4. 'Givenness' of the Living Body
- Jun 3
- 4 min read
Edith Stein explores how we experience our own bodies. She suggests that our body is not simply a physical object among other objects in the world. It is our living body, constantly present in our experience and inseparably united with our conscious life. Through sensation, movement, perception, and action, we encounter ourselves as embodied persons. This understanding becomes essential for Stein's later exploration of empathy, personhood, and our encounter with other human beings.
Why This Matters?
For Stein, understanding the living body is essential for understanding the human person. Our sensations, perceptions, and movements reveal that we are embodied subjects who encounter the world through a living centre of experience. This insight prepares the way for empathy. By recognising ourselves as living embodied persons, we become capable of recognising other people as living embodied persons as well. Through the living body, the reality of human personhood becomes visible and accessible within the shared world we inhabit.
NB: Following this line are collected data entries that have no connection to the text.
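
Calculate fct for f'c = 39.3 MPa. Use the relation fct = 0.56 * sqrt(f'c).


fct = 0.56 * sqrt(39.3)
= 0.56 * 6.269
= 3.511 MPa

3.511


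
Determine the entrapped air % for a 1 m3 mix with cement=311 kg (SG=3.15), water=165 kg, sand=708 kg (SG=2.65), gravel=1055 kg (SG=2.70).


Vol cement = 311 / (3.15 * 1000) = 0.09873 m3
Vol water = 165 / 1000 = 0.165 m3
Vol sand = 708 / (2.65 * 1000) = 0.26717 m3
Vol gravel = 1055 / (2.70 * 1000) = 0.390741 m3
Total solid + water volume = 0.921641 m3
Air = (1 - 0.921641) * 100 = 7.84%

7.84


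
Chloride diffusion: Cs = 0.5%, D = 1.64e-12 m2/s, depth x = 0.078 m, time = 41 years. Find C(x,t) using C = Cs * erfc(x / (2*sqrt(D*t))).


t_seconds = 41 * 365.25 * 24 * 3600 = 1293861600.0 s
arg = 0.078 / (2 * sqrt(1.64e-12 * 1293861600.0))
= 0.8466
erfc(0.8466) = 0.2312
C = 0.5 * 0.2312 = 0.1156%

0.1156


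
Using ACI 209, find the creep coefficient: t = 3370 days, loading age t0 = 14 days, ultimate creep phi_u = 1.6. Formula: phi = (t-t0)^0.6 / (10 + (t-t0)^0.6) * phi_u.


dt = 3370 - 14 = 3356
phi = 3356^0.6 / (10 + 3356^0.6) * 1.6
= 1.486

1.486


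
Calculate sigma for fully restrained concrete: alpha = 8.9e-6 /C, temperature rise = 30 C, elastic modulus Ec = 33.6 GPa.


sigma = alpha * dT * Ec
= 8.9e-6 * 30 * 33.6 * 1000
= 8.971 MPa

8.971


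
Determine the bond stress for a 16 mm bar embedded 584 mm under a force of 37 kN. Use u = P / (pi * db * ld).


u = P / (pi * db * ld)
= 37 * 1000 / (pi * 16 * 584)
= 1.26 MPa

1.26


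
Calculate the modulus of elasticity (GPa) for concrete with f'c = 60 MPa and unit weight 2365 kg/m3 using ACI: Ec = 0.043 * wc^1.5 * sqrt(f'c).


Ec = 0.043 * 2365^1.5 * sqrt(60) / 1000
= 38.31 GPa

38.31


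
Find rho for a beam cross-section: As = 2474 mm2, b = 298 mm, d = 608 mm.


rho = As / (b * d)
= 2474 / (298 * 608)
= 0.0137

0.0137


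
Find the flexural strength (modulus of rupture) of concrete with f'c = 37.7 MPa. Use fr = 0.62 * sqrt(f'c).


fr = 0.62 * sqrt(37.7)
= 3.807 MPa

3.807


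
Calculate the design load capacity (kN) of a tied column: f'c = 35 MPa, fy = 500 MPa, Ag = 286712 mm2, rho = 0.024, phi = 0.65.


Ast = rho * Ag = 0.024 * 286712 = 6881.088 mm2
phi*Pn = 0.65 * 0.80 * (0.85 * 35 * (286712 - 6881.088) + 500 * 6881.088) / 1000
= 6118.07 kN

6118.07


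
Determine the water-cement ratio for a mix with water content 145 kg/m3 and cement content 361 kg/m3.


w/c = water / cement
w/c = 145 / 361 = 0.402

0.402


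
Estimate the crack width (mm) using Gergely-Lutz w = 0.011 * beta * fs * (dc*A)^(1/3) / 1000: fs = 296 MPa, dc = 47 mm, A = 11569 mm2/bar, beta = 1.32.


w = 0.011 * beta * fs * (dc * A)^(1/3) / 1000
= 0.011 * 1.32 * 296 * (47 * 11569)^(1/3) / 1000
= 0.351 mm

0.351


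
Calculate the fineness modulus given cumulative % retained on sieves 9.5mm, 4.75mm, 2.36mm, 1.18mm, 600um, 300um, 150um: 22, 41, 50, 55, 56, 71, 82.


FM = sum(cumulative % retained) / 100
= 377 / 100
= 3.77

3.77


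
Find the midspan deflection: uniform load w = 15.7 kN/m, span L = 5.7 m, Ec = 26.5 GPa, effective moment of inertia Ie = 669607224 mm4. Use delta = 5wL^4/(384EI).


Convert: L = 5.7 m = 5700 mm, Ec = 26.5 GPa = 26500 MPa
delta = 5 * 15.7 * 5700^4 / (384 * 26500 * 669607224)
= 12.16 mm

12.16


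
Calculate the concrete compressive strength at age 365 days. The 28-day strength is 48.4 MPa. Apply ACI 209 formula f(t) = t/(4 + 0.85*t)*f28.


f(365) = 365 / (4 + 0.85 * 365) * 48.4
= 365 / 314.25 * 48.4
= 56.22 MPa

56.22


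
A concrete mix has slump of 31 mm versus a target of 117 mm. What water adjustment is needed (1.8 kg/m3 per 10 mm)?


Difference = 117 - 31 = 86 mm
Water adjustment = 86 * 1.8 / 10 = 15.5 kg/m3

15.5


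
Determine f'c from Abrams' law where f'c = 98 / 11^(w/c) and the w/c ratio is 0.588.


f'c = 98 / 11^0.588
= 98 / 4.096
= 23.93 MPa

23.93


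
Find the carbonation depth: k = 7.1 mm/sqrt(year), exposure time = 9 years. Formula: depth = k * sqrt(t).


depth = k * sqrt(t)
= 7.1 * sqrt(9)
= 21.3 mm

21.3


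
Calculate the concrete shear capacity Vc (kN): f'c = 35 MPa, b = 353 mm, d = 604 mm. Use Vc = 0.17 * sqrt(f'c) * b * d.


Vc = 0.17 * sqrt(35) * 353 * 604 / 1000
= 214.43 kN

214.43


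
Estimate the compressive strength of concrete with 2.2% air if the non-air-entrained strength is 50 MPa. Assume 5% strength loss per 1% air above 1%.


Strength loss = (2.2 - 1) * 5 = 6.0%
f'c = 50 * (1 - 6.0/100)
= 47.0 MPa

47.0


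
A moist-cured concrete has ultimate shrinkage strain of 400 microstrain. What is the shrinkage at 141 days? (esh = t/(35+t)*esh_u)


esh(141) = 141 / (35 + 141) * 400
= 141 / 176 * 400
= 320.5 microstrain

320.5


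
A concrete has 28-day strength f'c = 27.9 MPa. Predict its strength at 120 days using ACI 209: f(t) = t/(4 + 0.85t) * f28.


f(120) = 120 / (4 + 0.85 * 120) * 27.9
= 120 / 106.0 * 27.9
= 31.58 MPa

31.58


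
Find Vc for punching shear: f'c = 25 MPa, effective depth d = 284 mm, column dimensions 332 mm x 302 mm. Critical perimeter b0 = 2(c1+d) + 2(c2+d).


b0 = 2*(332 + 284) + 2*(302 + 284) = 2404 mm
Vc = 0.33 * sqrt(25) * 2404 * 284 / 1000
= 1126.51 kN

1126.51


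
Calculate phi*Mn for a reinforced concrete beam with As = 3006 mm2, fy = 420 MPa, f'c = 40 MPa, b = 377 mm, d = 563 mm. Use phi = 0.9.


a = As * fy / (0.85 * f'c * b)
= 3006 * 420 / (0.85 * 40 * 377)
= 98.4959 mm
Mn = As * fy * (d - a/2) / 10^6
= 648.6223 kN-m
phi*Mn = 0.9 * 648.6223 = 583.76 kN-m

583.76


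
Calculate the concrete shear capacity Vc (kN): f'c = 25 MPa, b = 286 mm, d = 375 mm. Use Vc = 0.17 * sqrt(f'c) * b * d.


Vc = 0.17 * sqrt(25) * 286 * 375 / 1000
= 91.16 kN

91.16


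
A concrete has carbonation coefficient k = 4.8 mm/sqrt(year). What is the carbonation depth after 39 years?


depth = k * sqrt(t)
= 4.8 * sqrt(39)
= 29.98 mm

29.98


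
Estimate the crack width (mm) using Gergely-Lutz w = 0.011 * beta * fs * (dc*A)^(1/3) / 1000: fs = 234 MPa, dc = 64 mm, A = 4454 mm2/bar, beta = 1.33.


w = 0.011 * beta * fs * (dc * A)^(1/3) / 1000
= 0.011 * 1.33 * 234 * (64 * 4454)^(1/3) / 1000
= 0.225 mm

0.225


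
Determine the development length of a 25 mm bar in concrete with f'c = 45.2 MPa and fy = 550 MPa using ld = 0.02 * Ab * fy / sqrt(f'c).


Ab = pi * 25^2 / 4 = 490.874 mm2
ld = 0.02 * 490.874 * 550 / sqrt(45.2)
= 803.1 mm

803.1


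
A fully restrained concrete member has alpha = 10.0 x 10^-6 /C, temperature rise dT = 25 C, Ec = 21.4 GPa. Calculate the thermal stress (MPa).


sigma = alpha * dT * Ec
= 10.0e-6 * 25 * 21.4 * 1000
= 5.35 MPa

5.35


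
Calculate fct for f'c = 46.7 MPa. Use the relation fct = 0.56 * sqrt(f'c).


fct = 0.56 * sqrt(46.7)
= 0.56 * 6.834
= 3.827 MPa

3.827


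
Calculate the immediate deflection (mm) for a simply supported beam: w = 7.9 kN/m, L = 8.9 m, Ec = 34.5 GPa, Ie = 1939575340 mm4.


Convert: L = 8.9 m = 8900 mm, Ec = 34.5 GPa = 34500 MPa
delta = 5 * 7.9 * 8900^4 / (384 * 34500 * 1939575340)
= 9.64 mm

9.64


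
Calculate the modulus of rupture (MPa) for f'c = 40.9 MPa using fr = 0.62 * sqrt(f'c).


fr = 0.62 * sqrt(40.9)
= 3.965 MPa

3.965


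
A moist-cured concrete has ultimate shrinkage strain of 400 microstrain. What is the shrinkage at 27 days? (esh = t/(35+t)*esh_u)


esh(27) = 27 / (35 + 27) * 400
= 27 / 62 * 400
= 174.2 microstrain

174.2


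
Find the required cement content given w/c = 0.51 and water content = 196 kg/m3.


Cement = water / (w/c)
= 196 / 0.51
= 384.3 kg/m3

384.3


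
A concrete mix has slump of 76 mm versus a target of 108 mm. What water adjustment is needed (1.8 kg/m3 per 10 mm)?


Difference = 108 - 76 = 32 mm
Water adjustment = 32 * 1.8 / 10 = 5.8 kg/m3

5.8


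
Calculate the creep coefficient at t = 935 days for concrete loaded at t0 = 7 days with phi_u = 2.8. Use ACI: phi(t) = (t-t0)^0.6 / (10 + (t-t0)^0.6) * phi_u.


dt = 935 - 7 = 928
phi = 928^0.6 / (10 + 928^0.6) * 2.8
= 2.402

2.402


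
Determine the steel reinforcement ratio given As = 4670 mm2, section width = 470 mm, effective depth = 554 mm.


rho = As / (b * d)
= 4670 / (470 * 554)
= 0.0179

0.0179


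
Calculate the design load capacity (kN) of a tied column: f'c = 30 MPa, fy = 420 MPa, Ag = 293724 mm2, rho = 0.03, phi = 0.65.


Ast = rho * Ag = 0.03 * 293724 = 8811.72 mm2
phi*Pn = 0.65 * 0.80 * (0.85 * 30 * (293724 - 8811.72) + 420 * 8811.72) / 1000
= 5702.42 kN

5702.42


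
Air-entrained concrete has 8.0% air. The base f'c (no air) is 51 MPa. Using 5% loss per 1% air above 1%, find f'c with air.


Strength loss = (8.0 - 1) * 5 = 35.0%
f'c = 51 * (1 - 35.0/100)
= 33.15 MPa

33.15


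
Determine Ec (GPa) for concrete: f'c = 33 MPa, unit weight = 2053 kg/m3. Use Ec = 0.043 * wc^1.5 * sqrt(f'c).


Ec = 0.043 * 2053^1.5 * sqrt(33) / 1000
= 22.98 GPa

22.98


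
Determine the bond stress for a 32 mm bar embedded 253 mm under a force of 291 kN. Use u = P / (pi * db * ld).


u = P / (pi * db * ld)
= 291 * 1000 / (pi * 32 * 253)
= 11.441 MPa

11.441


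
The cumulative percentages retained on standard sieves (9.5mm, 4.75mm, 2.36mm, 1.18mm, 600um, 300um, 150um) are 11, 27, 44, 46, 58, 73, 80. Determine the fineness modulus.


FM = sum(cumulative % retained) / 100
= 339 / 100
= 3.39

3.39


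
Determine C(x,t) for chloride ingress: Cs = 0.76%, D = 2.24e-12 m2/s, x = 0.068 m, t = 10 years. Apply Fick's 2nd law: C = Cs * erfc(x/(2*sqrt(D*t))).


t_seconds = 10 * 365.25 * 24 * 3600 = 315576000.0 s
arg = 0.068 / (2 * sqrt(2.24e-12 * 315576000.0))
= 1.2788
erfc(1.2788) = 0.0705
C = 0.76 * 0.0705 = 0.0536%

0.0536


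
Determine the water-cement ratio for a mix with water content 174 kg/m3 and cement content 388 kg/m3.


w/c = water / cement
w/c = 174 / 388 = 0.448

0.448


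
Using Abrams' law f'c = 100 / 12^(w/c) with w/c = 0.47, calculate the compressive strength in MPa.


f'c = 100 / 12^0.47
= 100 / 3.215
= 31.1 MPa

31.1


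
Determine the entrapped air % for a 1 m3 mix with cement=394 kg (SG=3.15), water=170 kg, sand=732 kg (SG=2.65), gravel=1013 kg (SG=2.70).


Vol cement = 394 / (3.15 * 1000) = 0.125079 m3
Vol water = 170 / 1000 = 0.17 m3
Vol sand = 732 / (2.65 * 1000) = 0.276226 m3
Vol gravel = 1013 / (2.70 * 1000) = 0.375185 m3
Total solid + water volume = 0.946491 m3
Air = (1 - 0.946491) * 100 = 5.35%

5.35


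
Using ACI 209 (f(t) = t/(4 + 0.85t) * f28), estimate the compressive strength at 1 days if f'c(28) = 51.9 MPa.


f(1) = 1 / (4 + 0.85 * 1) * 51.9
= 1 / 4.85 * 51.9
= 10.7 MPa

10.7


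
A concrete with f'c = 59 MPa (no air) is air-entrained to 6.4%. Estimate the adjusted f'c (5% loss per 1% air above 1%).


Strength loss = (6.4 - 1) * 5 = 27.0%
f'c = 59 * (1 - 27.0/100)
= 43.07 MPa

43.07


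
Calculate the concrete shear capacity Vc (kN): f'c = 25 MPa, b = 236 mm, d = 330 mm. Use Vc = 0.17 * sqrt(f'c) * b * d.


Vc = 0.17 * sqrt(25) * 236 * 330 / 1000
= 66.2 kN

66.2


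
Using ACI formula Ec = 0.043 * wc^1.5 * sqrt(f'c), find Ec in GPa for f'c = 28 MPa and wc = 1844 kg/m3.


Ec = 0.043 * 1844^1.5 * sqrt(28) / 1000
= 18.02 GPa

18.02


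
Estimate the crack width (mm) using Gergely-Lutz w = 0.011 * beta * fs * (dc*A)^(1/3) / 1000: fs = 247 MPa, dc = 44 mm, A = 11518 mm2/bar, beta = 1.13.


w = 0.011 * beta * fs * (dc * A)^(1/3) / 1000
= 0.011 * 1.13 * 247 * (44 * 11518)^(1/3) / 1000
= 0.245 mm

0.245


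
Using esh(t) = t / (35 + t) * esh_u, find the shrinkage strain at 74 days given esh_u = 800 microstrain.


esh(74) = 74 / (35 + 74) * 800
= 74 / 109 * 800
= 543.1 microstrain

543.1


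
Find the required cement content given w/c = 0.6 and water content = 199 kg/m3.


Cement = water / (w/c)
= 199 / 0.6
= 331.7 kg/m3

331.7


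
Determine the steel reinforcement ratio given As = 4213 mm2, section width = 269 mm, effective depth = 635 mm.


rho = As / (b * d)
= 4213 / (269 * 635)
= 0.0247

0.0247


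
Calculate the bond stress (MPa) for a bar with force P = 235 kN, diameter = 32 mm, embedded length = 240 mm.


u = P / (pi * db * ld)
= 235 * 1000 / (pi * 32 * 240)
= 9.74 MPa

9.74


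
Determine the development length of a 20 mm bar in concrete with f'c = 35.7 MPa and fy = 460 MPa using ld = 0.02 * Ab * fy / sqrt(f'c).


Ab = pi * 20^2 / 4 = 314.159 mm2
ld = 0.02 * 314.159 * 460 / sqrt(35.7)
= 483.7 mm

483.7


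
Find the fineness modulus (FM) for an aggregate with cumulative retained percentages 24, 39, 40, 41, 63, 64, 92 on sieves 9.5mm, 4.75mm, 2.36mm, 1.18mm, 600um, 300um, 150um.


FM = sum(cumulative % retained) / 100
= 363 / 100
= 3.63

3.63


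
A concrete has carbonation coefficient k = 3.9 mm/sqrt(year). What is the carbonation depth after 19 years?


depth = k * sqrt(t)
= 3.9 * sqrt(19)
= 17.0 mm

17.0


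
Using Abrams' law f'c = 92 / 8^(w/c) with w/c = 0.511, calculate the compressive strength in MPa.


f'c = 92 / 8^0.511
= 92 / 2.894
= 31.79 MPa

31.79


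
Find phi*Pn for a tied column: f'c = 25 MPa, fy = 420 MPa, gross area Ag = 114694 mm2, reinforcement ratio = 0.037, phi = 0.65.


Ast = rho * Ag = 0.037 * 114694 = 4243.678 mm2
phi*Pn = 0.65 * 0.80 * (0.85 * 25 * (114694 - 4243.678) + 420 * 4243.678) / 1000
= 2147.3 kN

2147.3


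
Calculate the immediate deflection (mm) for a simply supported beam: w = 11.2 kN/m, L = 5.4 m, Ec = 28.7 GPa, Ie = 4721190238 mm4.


Convert: L = 5.4 m = 5400 mm, Ec = 28.7 GPa = 28700 MPa
delta = 5 * 11.2 * 5400^4 / (384 * 28700 * 4721190238)
= 0.92 mm

0.92


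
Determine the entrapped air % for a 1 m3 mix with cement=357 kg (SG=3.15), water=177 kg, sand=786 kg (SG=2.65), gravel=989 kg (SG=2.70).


Vol cement = 357 / (3.15 * 1000) = 0.113333 m3
Vol water = 177 / 1000 = 0.177 m3
Vol sand = 786 / (2.65 * 1000) = 0.296604 m3
Vol gravel = 989 / (2.70 * 1000) = 0.366296 m3
Total solid + water volume = 0.953233 m3
Air = (1 - 0.953233) * 100 = 4.68%

4.68


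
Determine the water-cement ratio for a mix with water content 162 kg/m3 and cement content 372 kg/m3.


w/c = water / cement
w/c = 162 / 372 = 0.435

0.435


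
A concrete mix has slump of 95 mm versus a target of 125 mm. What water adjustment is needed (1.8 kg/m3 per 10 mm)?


Difference = 125 - 95 = 30 mm
Water adjustment = 30 * 1.8 / 10 = 5.4 kg/m3

5.4


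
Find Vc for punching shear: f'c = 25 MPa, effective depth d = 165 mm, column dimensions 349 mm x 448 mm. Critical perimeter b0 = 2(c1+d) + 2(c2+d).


b0 = 2*(349 + 165) + 2*(448 + 165) = 2254 mm
Vc = 0.33 * sqrt(25) * 2254 * 165 / 1000
= 613.65 kN

613.65


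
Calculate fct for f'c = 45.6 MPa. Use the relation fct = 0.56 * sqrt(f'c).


fct = 0.56 * sqrt(45.6)
= 0.56 * 6.753
= 3.782 MPa

3.782


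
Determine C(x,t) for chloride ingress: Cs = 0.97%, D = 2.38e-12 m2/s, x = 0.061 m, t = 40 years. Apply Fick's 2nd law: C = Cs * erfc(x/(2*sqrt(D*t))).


t_seconds = 40 * 365.25 * 24 * 3600 = 1262304000.0 s
arg = 0.061 / (2 * sqrt(2.38e-12 * 1262304000.0))
= 0.5565
erfc(0.5565) = 0.4313
C = 0.97 * 0.4313 = 0.4184%

0.4184


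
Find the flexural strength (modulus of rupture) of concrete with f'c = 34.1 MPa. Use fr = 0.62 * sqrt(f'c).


fr = 0.62 * sqrt(34.1)
= 3.621 MPa

3.621


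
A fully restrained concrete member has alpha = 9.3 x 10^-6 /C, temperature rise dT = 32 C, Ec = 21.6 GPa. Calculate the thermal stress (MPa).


sigma = alpha * dT * Ec
= 9.3e-6 * 32 * 21.6 * 1000
= 6.428 MPa

6.428


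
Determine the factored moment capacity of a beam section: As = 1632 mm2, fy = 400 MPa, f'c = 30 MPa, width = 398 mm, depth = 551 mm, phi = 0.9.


a = As * fy / (0.85 * f'c * b)
= 1632 * 400 / (0.85 * 30 * 398)
= 64.3216 mm
Mn = As * fy * (d - a/2) / 10^6
= 338.6982 kN-m
phi*Mn = 0.9 * 338.6982 = 304.83 kN-m

304.83


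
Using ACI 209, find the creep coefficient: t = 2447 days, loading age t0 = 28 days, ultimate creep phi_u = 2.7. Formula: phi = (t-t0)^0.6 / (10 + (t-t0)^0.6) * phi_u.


dt = 2447 - 28 = 2419
phi = 2419^0.6 / (10 + 2419^0.6) * 2.7
= 2.47

2.47


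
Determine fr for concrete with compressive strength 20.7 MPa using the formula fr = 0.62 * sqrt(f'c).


fr = 0.62 * sqrt(20.7)
= 2.821 MPa

2.821


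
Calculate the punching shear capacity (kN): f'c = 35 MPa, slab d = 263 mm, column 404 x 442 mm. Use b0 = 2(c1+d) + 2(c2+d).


b0 = 2*(404 + 263) + 2*(442 + 263) = 2744 mm
Vc = 0.33 * sqrt(35) * 2744 * 263 / 1000
= 1408.92 kN

1408.92


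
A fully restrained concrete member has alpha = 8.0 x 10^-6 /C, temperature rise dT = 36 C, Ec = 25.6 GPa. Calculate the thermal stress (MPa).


sigma = alpha * dT * Ec
= 8.0e-6 * 36 * 25.6 * 1000
= 7.373 MPa

7.373


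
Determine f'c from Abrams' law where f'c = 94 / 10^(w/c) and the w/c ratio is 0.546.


f'c = 94 / 10^0.546
= 94 / 3.516
= 26.74 MPa

26.74


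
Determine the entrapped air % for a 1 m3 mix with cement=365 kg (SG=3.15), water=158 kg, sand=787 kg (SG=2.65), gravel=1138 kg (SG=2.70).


Vol cement = 365 / (3.15 * 1000) = 0.115873 m3
Vol water = 158 / 1000 = 0.158 m3
Vol sand = 787 / (2.65 * 1000) = 0.296981 m3
Vol gravel = 1138 / (2.70 * 1000) = 0.421481 m3
Total solid + water volume = 0.992336 m3
Air = (1 - 0.992336) * 100 = 0.77%

0.77


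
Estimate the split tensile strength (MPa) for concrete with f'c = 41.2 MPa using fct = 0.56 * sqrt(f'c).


fct = 0.56 * sqrt(41.2)
= 0.56 * 6.419
= 3.594 MPa

3.594


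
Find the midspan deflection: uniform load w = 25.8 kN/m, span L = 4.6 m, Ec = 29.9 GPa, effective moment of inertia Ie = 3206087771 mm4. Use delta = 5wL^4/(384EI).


Convert: L = 4.6 m = 4600 mm, Ec = 29.9 GPa = 29900 MPa
delta = 5 * 25.8 * 4600^4 / (384 * 29900 * 3206087771)
= 1.57 mm

1.57


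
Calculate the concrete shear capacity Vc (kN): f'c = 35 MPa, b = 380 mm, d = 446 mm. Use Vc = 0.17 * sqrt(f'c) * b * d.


Vc = 0.17 * sqrt(35) * 380 * 446 / 1000
= 170.45 kN

170.45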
The Mystery of Our Own Body.
Edith Stein begins with a simple question: how is our body given to us in experience?
At first glance, our body may appear to be just another physical object. We can see our hands, arms, and legs much as we see a table or a chair. Yet Stein points out that our body is experienced in a completely different way from any other object. A chair can disappear from view when we leave the room. A tree can stand at a distance. Our body, however, is always present. Even with our eyes closed and without touching any part of ourselves, we remain aware of our bodily existence.
My Body Is Always "Here"
Stein explains that all other objects are experienced as being "there" in the world. My body alone is always experienced as being "here." This unique position makes the body the centre of our experience. We perceive the world from within our embodied perspective. Everything around us is related to this centre of orientation. For this reason, our body is never merely an object that we observe. It belongs to us in a unique and immediate way.
Sensation Reveals the Living Body
The living body becomes known through sensation. Experiences such as warmth, cold, pressure, pain, comfort, and touch are not floating events. They occur somewhere within our bodily life. A headache, a warm hand, or a sore foot all reveal that our sensations are connected to a living bodily unity. Stein argues that these sensations help constitute our awareness of ourselves as embodied beings. Through them, the body becomes more than a visible object. It becomes a lived reality.
The Body as the Centre of Movement
Our experience of movement also reveals the difference between a living body and a physical object. When a ball rolls across a floor, we observe its movement from the outside. When we raise an arm or take a step, we experience movement from within. We do not simply see movement happen. We experience ourselves moving. This inner awareness gives human movement a distinctive character. The body becomes an instrument through which the "I" acts in the world.
The Unity of the "I" and the Body
Stein maintains that the human person is a unity of consciousness and living body. The body cannot be separated from the person who lives through it. Even in imagination we may picture ourselves elsewhere, yet our actual existence remains tied to our living body. The bond between the "I" and the body is fundamental to human life.

Background to 'Givenness'
Edith Stein deepens her investigation of the human person by examining the relationship between the "I" and the living body. She explains that body and soul are not separate realities placed side by side. Human existence is always embodied. The soul lives and acts through the body, while the body becomes the means through which the person encounters the world. This insight marks Stein's transition from studying inner psychic life to understanding the human person as a psycho-physical unity.